Insofar as I represent the Evangelical Church, I will say more about this. Evangelical Christians sin in that they should have been serving their older brothers in the Christian family – with a personal touch and sermons of salvation.
This emphasis on the personal, conscious, mature aspects has played a cruel joke on evangelical Protestants: they were carried away by personal concerns to the detriment of social responsibility.
Active preaching of the gospel has turned into boring moralizing, “Word only,” becoming caught in the attraction of the spiritual dimensions to the detriment of solving visible and totally tangible problems.

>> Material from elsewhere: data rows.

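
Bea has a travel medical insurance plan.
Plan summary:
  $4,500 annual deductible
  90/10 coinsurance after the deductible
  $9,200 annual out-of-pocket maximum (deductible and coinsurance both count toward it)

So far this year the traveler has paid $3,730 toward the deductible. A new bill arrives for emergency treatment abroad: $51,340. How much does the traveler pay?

$5,470

Deductible still to meet: $4,500 − $3,730 = $770.
The remaining $50,570 (= $51,340 − $770) moves to coinsurance.
Coinsurance: $50,570 × 10% = $5,057.
So the traveler owes $770 + $5,057 = $5,827 before any cap.
Year-to-date out-of-pocket would reach $3,730 + $5,827 = $9,557, above the $9,200 maximum, so the traveler pays only $9,200 − $3,730 = $5,470.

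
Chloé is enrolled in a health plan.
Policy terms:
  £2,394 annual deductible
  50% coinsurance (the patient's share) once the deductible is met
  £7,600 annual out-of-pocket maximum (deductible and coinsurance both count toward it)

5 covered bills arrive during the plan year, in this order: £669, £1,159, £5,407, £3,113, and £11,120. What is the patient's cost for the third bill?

Claim 1 (£669): all of it applies to the deductible. Patient pays £669; OOP now £669.
Claim 2 (£1,159): entire amount goes to the deductible. Patient owes £1,159 (running OOP £1,828).
Claim 3 (£5,407): £566 to deductible, leaving £4,841; coinsurance £4,841 × 50% = £2,420.50. Cost to patient: £2,986.50. OOP to date £4,814.50.

£2,986.50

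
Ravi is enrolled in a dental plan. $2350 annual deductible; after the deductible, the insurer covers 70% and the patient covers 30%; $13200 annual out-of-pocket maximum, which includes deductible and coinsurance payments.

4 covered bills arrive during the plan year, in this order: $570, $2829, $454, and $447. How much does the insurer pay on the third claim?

Bill 1, $570: fully absorbed by the deductible. Patient owes $570 (running OOP $570). Plan pays $570 − $570 = $0.
Bill 2, $2829: $1780 finishes the deductible; $1049 goes to coinsurance; 30% of $1049 = $314.70. Patient pays $2094.70; OOP now $2664.70. Plan pays $2829 − $2094.70 = $734.30.
Bill 3, $454: deductible already satisfied, so patient's share is 30% × $454 = $136.20. Patient pays $136.20; OOP now $2800.90. Insurer: $454 − $136.20 = $317.80.

$317.80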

As a result, evangelical Protestants know all too well what “I” means, but do not know “we”; what the “word of God” is, but not how it is expressed in action and co-participation. Accordingly, the reaction of most evangelical Christians to Maidan was “neutral”: it is not our business, everyone should take care of their own concerns, and if they do participate in society, it is only through preaching.
Mission has been reduced to calling people to join the Church. As Pastor Sergey Golovin says, instead of fulfilling the words of Christ to “go and make disciples,” evangelicals say “go and attract.” As a result, mission is “only” a service of the Church, while society remains without a transforming influence. Light shines “only” on its own, salt is distributed “only” to members of the Church. But that is not what Christ had in mind when he said, “You are the salt of the earth… You are a light to the world. A city on a hill cannot be hidden. When the lamp is lit, it is not covered by a bushel but put on a stand – and it gives light to all in the house. Just let your light shine among men… “(Matthew 5:13-16 ).
We need to turn away from “only” and return to an integral, holistic mission, when both the person and society, both sermon and cooperation, both spiritual and social, both moral and political become complementary parts of the overall social Christian “worldview.”
In the last century theologians of the Lausanne Movement suggested that we speak about mission as transformation. For Evangelical Churches it was a radical rethinking of mission, when the call of the people from society into the church was supplemented by calling the Church to go into society and transform it.
Having been begun in the global evangelical movement this work of updating missiology should be continued and at the national level. Obviously, the Evangelical Churches of Ukraine are not very familiar with the documents of the Lausanne movement.
So, why then must mission be understood as transformation, why should the Gospel not only save individual persons, but also to transform society? Because “only” is a dangerous word. Because Christ’s teaching about the Church and its mission in the world was part of His teaching about the Kingdom. Because the global evangelical movement can offer us a rich experience of holistic missiology and inspiring stories of how the gospel changes the destinies of nations. The history of Ukraine may become one of those stories, and the responsibility for the realization of this possibility is placed upon Ukrainian Christians.